Она не могла сказать ей, что эти деньги ей дает Иуда. За шпионство. За предательство. За работу. За ежечасный страх раскрытия и расстрела.

Она не могла сказать ей, что по ночам – и это всегда внезапно, она не знает, когда это произойдет в следующий раз – к ней в юрту приходит человек в маске, властно и грубо овладевает ею, бьет ее плетью, терзает, связывает, взнуздав, как коня, продев ей в зубы ремень конской сбруи, и, насытившись ею, напоследок ударив ее по щеке, как последнюю дрянь, уходит, развязав ей руки и ноги, и она после его ухода под подушкой находит купюры, много купюр, и они странно, сладко пахнут медом, и липкие, будто бы деньги пчеловода, – а ведь ближайшие пасеки отсюда далеко, у лесистых предгорий горы Богдо-ул.

Ей платят двое. Одного она знает; другого – нет. Ее работа тяжела. Катька, чистая дура, и ведать не ведает… У всякой бабы – своя жизнь. Свои слезы.

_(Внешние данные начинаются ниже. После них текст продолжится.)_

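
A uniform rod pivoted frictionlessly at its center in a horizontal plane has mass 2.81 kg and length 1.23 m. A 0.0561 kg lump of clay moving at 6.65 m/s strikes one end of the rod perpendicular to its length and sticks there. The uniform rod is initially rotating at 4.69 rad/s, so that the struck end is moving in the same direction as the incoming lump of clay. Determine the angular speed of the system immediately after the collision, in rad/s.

About the pivot the impulsive forces during the collision are internal, so angular momentum about that axis is conserved.
I_p = (1/12)(2.81)(1.23)² = 0.3543 kg·m². Taking the sense of the lump of clay's angular momentum as positive, L_{lump} = m v R = (0.0561)(6.65)(1.23/2) = 0.2294 kg·m²/s.
L_i = +I_p ω_p + m v R = +(0.3543)(4.69) + 0.2294 = 1.891 kg·m²/s.
After sticking, I_f = I_p + m R² = 0.3543 + (0.0561)(1.23/2)² = 0.3755 kg·m².
ω_f = L_i / I_f = 1.891 / 0.3755 = 5.036 rad/s.

|ω_f| ≈ 5.04 rad/s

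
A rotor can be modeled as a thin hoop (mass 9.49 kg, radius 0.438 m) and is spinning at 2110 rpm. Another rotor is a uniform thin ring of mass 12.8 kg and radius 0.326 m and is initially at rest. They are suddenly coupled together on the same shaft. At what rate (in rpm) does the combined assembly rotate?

|ω_f| ≈ 1210 rpm

The coupling torques are internal; angular momentum about the shared axis is conserved.
Moments of inertia: I_A = (9.49)(0.438)² = 1.821 kg·m²; I_B = (12.8)(0.326)² = 1.360 kg·m².
Taking A's sense as positive: L = (1.821)(2110) = 3841 kg·m²·rpm.
Combined I = 1.821 + 1.360 = 3.181 kg·m².
ω_f = L / I = 3841 / 3.181 = 1208 rpm.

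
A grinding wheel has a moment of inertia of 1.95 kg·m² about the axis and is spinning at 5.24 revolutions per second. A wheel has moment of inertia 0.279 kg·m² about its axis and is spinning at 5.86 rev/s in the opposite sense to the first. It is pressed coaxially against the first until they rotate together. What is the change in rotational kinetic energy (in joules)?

No external torque acts about the common axis, so total angular momentum is conserved.
Taking A's sense as positive: L = (1.950)(5.24) − (0.2790)(5.86) = 8.583 kg·m²·rev/s.
Combined I = 1.950 + 0.2790 = 2.229 kg·m².
ω_f = L / I = 8.583 / 2.229 = 3.851 rev/s.
KE_i = ½ΣIω² = 1246 J; KE_f = ½(2.229)(24.19)² = 652.4 J.

ΔKE ≈ -594 J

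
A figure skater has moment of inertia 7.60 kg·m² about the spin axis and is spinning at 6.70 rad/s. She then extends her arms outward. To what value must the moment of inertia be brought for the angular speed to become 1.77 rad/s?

I₂ ≈ 28.8 kg·m²

Angular momentum about the spin axis is conserved since the torque about it is zero.
I₂ = I₁ω₁ / ω₂ = (7.60)(6.70) / (1.77) = 28.77 kg·m².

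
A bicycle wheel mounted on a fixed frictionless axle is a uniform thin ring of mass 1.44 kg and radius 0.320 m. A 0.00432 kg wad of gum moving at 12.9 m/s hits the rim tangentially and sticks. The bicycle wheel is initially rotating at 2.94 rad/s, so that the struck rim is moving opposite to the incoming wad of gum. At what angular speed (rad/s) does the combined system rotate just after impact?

|ω_f| ≈ 2.81 rad/s

The axle reaction passes through the axle and exerts no torque about it; angular momentum about the axle is conserved through the impact.
I_p = (1.44)(0.320)² = 0.1475 kg·m². Taking the sense of the wad of gum's angular momentum as positive, L_{wad} = m v R = (0.00432)(12.9)(0.320) = 0.01783 kg·m²/s.
L_i = −I_p ω_p + m v R = −(0.1475)(2.94) + 0.01783 = -0.4157 kg·m²/s.
After sticking, I_f = I_p + m R² = 0.1475 + (0.00432)(0.320)² = 0.1479 kg·m².
ω_f = L_i / I_f = -0.4157 / 0.1479 = -2.811 rad/s.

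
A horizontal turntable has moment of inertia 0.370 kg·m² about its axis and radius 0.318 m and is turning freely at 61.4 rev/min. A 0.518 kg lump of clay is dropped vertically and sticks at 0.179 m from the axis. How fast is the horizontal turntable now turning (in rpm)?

No external torque acts about the axis; L_before = L_after.
Added inertia Σmr² = (0.518)(0.179)² = 0.01660 kg·m²; I_f = 0.3700 + 0.01660 = 0.3866 kg·m².
ω_f = I_p ω_i / I_f = (0.3700)(61.4) / 0.3866 = 58.76 rpm.

ω_f ≈ 58.8 rpm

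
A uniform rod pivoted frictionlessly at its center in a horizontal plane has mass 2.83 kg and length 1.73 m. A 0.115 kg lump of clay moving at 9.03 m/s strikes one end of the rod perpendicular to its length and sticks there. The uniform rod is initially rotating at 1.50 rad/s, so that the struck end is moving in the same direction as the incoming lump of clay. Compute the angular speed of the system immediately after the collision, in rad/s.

The axle reaction passes through the pivot and exerts no torque about it; angular momentum about the pivot is conserved through the impact.
I_p = (1/12)(2.83)(1.73)² = 0.7058 kg·m². Taking the sense of the lump of clay's angular momentum as positive, L_{lump} = m v R = (0.115)(9.03)(1.73/2) = 0.8983 kg·m²/s.
L_i = +I_p ω_p + m v R = +(0.7058)(1.50) + 0.8983 = 1.957 kg·m²/s.
After sticking, I_f = I_p + m R² = 0.7058 + (0.115)(1.73/2)² = 0.7919 kg·m².
ω_f = L_i / I_f = 1.957 / 0.7919 = 2.471 rad/s.

|ω_f| ≈ 2.47 rad/s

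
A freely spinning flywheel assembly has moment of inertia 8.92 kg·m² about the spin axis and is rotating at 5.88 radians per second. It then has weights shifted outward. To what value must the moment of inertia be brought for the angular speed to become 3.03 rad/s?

No external torque acts about the spin axis, so angular momentum is conserved.
I₂ = I₁ω₁ / ω₂ = (8.92)(5.88) / (3.03) = 17.31 kg·m².

I₂ ≈ 17.3 kg·m²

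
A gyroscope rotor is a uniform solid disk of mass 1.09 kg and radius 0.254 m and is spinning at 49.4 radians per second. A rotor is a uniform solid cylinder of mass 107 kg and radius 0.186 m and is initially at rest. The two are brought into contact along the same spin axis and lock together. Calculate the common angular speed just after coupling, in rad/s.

|ω_f| ≈ 0.921 rad/s

No external torque acts about the common axis, so total angular momentum is conserved.
Moments of inertia: I_A = ½(1.09)(0.254)² = 0.03516 kg·m²; I_B = ½(107)(0.186)² = 1.851 kg·m².
Taking A's sense as positive: L = (0.03516)(49.4) = 1.737 kg·m²·rad/s.
Combined I = 0.03516 + 1.851 = 1.886 kg·m².
ω_f = L / I = 1.737 / 1.886 = 0.9210 rad/s.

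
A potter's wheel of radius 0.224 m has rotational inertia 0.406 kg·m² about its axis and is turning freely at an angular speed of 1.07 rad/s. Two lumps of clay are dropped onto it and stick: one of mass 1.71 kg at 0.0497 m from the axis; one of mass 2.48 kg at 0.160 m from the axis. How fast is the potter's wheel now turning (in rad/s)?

The added mass arrives with no angular momentum about the axis, and any external torque about the axis is negligible, so the system's angular momentum is conserved.
Added inertia Σmr² = (1.71)(0.0497)² + (2.48)(0.160)² = 0.06771 kg·m²; I_f = 0.4060 + 0.06771 = 0.4737 kg·m².
ω_f = I_p ω_i / I_f = (0.4060)(1.07) / 0.4737 = 0.9171 rad/s.

ω_f ≈ 0.917 rad/s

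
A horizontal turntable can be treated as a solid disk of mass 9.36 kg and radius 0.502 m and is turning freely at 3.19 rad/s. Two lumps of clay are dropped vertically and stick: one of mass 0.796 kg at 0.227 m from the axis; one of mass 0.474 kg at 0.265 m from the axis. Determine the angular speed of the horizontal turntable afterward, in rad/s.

ω_f ≈ 3.00 rad/s

No external torque acts about the axis; L_before = L_after.
I_p = ½(9.36)(0.502)² = 1.179 kg·m².
Added inertia Σmr² = (0.796)(0.227)² + (0.474)(0.265)² = 0.07430 kg·m²; I_f = 1.179 + 0.07430 = 1.254 kg·m².
ω_f = I_p ω_i / I_f = (1.179)(3.19) / 1.254 = 3.001 rad/s.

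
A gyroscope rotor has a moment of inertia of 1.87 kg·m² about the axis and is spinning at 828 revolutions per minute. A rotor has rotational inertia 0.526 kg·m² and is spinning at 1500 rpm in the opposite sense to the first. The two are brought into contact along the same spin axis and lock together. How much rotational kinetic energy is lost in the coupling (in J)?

ΔKE lost ≈ 12200 J

No external torque acts about the common axis, so total angular momentum is conserved.
Taking A's sense as positive: L = (1.870)(828) − (0.5260)(1500) = 759.4 kg·m²·rpm.
Combined I = 1.870 + 0.5260 = 2.396 kg·m².
ω_f = L / I = 759.4 / 2.396 = 316.9 rpm.
KE_i = ½ΣIω² = 13520 J; KE_f = ½(2.396)(33.19)² = 1320 J.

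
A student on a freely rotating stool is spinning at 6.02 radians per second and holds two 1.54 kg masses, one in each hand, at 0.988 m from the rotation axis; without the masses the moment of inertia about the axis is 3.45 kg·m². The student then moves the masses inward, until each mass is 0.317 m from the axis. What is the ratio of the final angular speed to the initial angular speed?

Angular momentum about the spin axis is conserved since the torque about it is zero.
I₁ = 3.45 + 2(1.54)(0.988)² = 6.457 kg·m²; I₂ = 3.45 + 2(1.54)(0.317)² = 3.760 kg·m².
ω₂/ω₁ = I₁/I₂ = 6.457 / 3.760 = 1.717.

ω₂/ω₁ ≈ 1.72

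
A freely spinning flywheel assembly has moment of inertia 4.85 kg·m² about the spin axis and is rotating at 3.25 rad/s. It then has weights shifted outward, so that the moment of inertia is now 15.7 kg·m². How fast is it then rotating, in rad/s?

ω₂ ≈ 1.00 rad/s

No external torque acts about the spin axis, so angular momentum is conserved.
ω₂ = I₁ω₁ / I₂ = (4.850)(3.25 rad/s) / (15.70) = 1.004 rad/s.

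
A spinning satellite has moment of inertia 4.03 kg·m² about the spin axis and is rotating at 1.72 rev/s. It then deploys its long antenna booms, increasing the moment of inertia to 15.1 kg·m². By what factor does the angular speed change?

No external torque acts about the spin axis, so angular momentum is conserved.
ω₂/ω₁ = I₁/I₂ = 4.030 / 15.10 = 0.2669.

ω₂/ω₁ ≈ 0.267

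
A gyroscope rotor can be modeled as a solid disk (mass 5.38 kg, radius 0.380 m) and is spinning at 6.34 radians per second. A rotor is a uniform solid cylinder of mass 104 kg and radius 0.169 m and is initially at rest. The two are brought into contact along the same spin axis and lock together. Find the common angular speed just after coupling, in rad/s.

The coupling torques are internal; angular momentum about the shared axis is conserved.
Moments of inertia: I_A = ½(5.38)(0.380)² = 0.3884 kg·m²; I_B = ½(104)(0.169)² = 1.485 kg·m².
Taking A's sense as positive: L = (0.3884)(6.34) = 2.463 kg·m²·rad/s.
Combined I = 0.3884 + 1.485 = 1.874 kg·m².
ω_f = L / I = 2.463 / 1.874 = 1.314 rad/s.

|ω_f| ≈ 1.31 rad/s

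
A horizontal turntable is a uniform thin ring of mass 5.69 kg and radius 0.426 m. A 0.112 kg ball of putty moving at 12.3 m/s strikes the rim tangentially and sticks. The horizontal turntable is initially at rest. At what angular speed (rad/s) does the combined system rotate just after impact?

About the axle the impulsive forces during the collision are internal, so angular momentum about that axis is conserved.
I_p = (5.69)(0.426)² = 1.033 kg·m². Taking the sense of the ball of putty's angular momentum as positive, L_{ball} = m v R = (0.112)(12.3)(0.426) = 0.5869 kg·m²/s.
L_i = 0 + 0.5869 = 0.5869 kg·m²/s.
After sticking, I_f = I_p + m R² = 1.033 + (0.112)(0.426)² = 1.053 kg·m².
ω_f = L_i / I_f = 0.5869 / 1.053 = 0.5574 rad/s.

|ω_f| ≈ 0.557 rad/s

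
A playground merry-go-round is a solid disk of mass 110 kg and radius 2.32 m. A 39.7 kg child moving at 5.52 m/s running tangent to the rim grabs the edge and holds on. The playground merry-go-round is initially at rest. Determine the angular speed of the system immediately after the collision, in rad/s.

|ω_f| ≈ 0.997 rad/s

The axle reaction passes through the axle and exerts no torque about it; angular momentum about the axle is conserved through the impact.
I_p = ½(110)(2.32)² = 296.0 kg·m². Taking the sense of the child's angular momentum as positive, L_{child} = m v R = (39.7)(5.52)(2.32) = 508.4 kg·m²/s.
L_i = 0 + 508.4 = 508.4 kg·m²/s.
After sticking, I_f = I_p + m R² = 296.0 + (39.7)(2.32)² = 509.7 kg·m².
ω_f = L_i / I_f = 508.4 / 509.7 = 0.9975 rad/s.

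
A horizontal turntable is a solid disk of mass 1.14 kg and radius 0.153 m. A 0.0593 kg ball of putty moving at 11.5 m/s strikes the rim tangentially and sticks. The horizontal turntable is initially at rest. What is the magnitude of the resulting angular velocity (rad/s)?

|ω_f| ≈ 7.08 rad/s

About the axle the impulsive forces during the collision are internal, so angular momentum about that axis is conserved.
I_p = ½(1.14)(0.153)² = 0.01334 kg·m². Taking the sense of the ball of putty's angular momentum as positive, L_{ball} = m v R = (0.0593)(11.5)(0.153) = 0.1043 kg·m²/s.
L_i = 0 + 0.1043 = 0.1043 kg·m²/s.
After sticking, I_f = I_p + m R² = 0.01334 + (0.0593)(0.153)² = 0.01473 kg·m².
ω_f = L_i / I_f = 0.1043 / 0.01473 = 7.083 rad/s.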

– Спасибо. – Катя попыталась положить деньги во внутренний карман беличьей шубки, но Машка, огрызнувшись, каркнув, как ворона, схватила деньги, грубо, больно затолкала Кате за пазуху, под лифчик:

– Дура! Вот сюда! Чтобы не обчистили тебя так скоро! В Урге, знаешь, – щас воришки одни, все беспризорниками кишит! Так и норовят где-нибудь что-нибудь слямзить…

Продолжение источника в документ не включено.